# New to photography, camera within 10k



## mitraark (Jan 8, 2015)

Hello everyone,

I'm looking forward to buying a camera, budget is 10k.

Camera will be mostly used to shoot outdoors, sturdy camera preferred as I'll be using it while backpacking, local trains, dusty off roads, damp forests etc.

The Nikon Coolpix L830 is available for Rs10578 at PayTM, is that a good deal? 

New to photography, no knowledge, so don't have any brand or type preferences.


----------



## TheHumanBot (Jan 8, 2015)

i will suggest you to wait save some more money at least 25k this 10k cameras are not that good but as you said you are new and want to try first then check out Canon PowerShot SX400


----------



## nac (Jan 8, 2015)

OP,
If you're not in a hurry, wait for about a month. They started announcing cameras, you will get older models cheaper or you can get a latest model.


----------



## mitraark (Jan 12, 2015)

Is it.going to be worth the wait? I am looking at Canon SX520, it's 11.5k online, some.days ago.it was selling at 10k


----------



## nac (Jan 12, 2015)

Yes. But surprisingly the no. of models announced so far is very low comparing to previous years. Hoping they will announce around CP+ in Feb 2nd week. Most likely there will be a big drop in no. of models this year too.
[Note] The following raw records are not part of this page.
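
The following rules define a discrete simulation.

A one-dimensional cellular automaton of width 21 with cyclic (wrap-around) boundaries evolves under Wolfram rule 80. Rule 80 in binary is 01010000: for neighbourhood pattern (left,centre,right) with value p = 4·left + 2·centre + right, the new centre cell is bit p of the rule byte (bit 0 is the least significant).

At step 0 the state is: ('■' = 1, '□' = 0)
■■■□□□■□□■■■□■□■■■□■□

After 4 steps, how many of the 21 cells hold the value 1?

gen 0: ■■■□□□■□□■■■□■□■■■□■□
gen 1: □□■■□□□■□□□■□□□□□■□□□
gen 2: □□□■■□□□■□□□■□□□□□■□□
gen 3: □□□□■■□□□■□□□■□□□□□■□
gen 4: □□□□□■■□□□■□□□■□□□□□■

5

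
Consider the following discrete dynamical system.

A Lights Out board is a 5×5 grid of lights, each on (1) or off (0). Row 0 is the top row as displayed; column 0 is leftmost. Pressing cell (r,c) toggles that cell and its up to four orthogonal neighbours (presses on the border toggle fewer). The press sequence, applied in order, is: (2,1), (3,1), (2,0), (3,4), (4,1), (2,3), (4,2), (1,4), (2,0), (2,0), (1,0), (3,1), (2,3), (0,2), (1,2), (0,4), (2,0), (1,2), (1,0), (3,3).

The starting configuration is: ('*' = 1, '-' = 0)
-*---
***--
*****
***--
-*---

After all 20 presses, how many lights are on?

10

k=0  -*---
***--
*****
***--
-*---
k=1  -*---
*-*--
---**
*-*--
-*---
k=2  -*---
*-*--
-*-**
-*---
-----
k=3  -*---
--*--
*--**
**---
-----
k=4  -*---
--*--
*--*-
**-**
----*
k=5  -*---
--*--
*--*-
*--**
***-*
k=6  -*---
--**-
*-*-*
*---*
***-*
k=7  -*---
--**-
*-*-*
*-*-*
*--**
k=8  -*--*
--*-*
*-*--
*-*-*
*--**
k=9  -*--*
*-*-*
-**--
--*-*
*--**
k=10  -*--*
--*-*
*-*--
*-*-*
*--**
k=11  **--*
***-*
--*--
*-*-*
*--**
k=12  **--*
***-*
-**--
-*--*
**-**
k=13  **--*
*****
-*-**
-*-**
**-**
k=14  *-***
**-**
-*-**
-*-**
**-**
k=15  *--**
*-*-*
-****
-*-**
**-**
k=16  *----
*-*--
-****
-*-**
**-**
k=17  *----
--*--
*-***
**-**
**-**
k=18  *-*--
-*-*-
*--**
**-**
**-**
k=19  --*--
*--*-
---**
**-**
**-**
k=20  --*--
*--*-
----*
***--
**--*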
If you're ok with SX520, go ahead. I don't think there will be any more price cut for SX520 when SX530 gets launched.


----------



## nishkotra (Jan 23, 2015)

*Sony Cybershot DSC-WX60* has to be the first choice 

Equipped with a Carl Zeiss Vario-Tessar lens, the snapper has 8x optical zoom, and is said to be good with low-light shots. The camera can record 1080p HD video, and packs in a Micro USB as well as mini HDMI ports. It offers several shooting modes including panorama, HDR, miniature effect, toy camera, illustration, selective colour effect, 3D, and background defocus effect among others. For a street price of Rs 9000, this camera is quite compact and a good buy.


----------



## $hadow (Jan 23, 2015)

Yeah sx520 has already got a good amount of price cut.


----------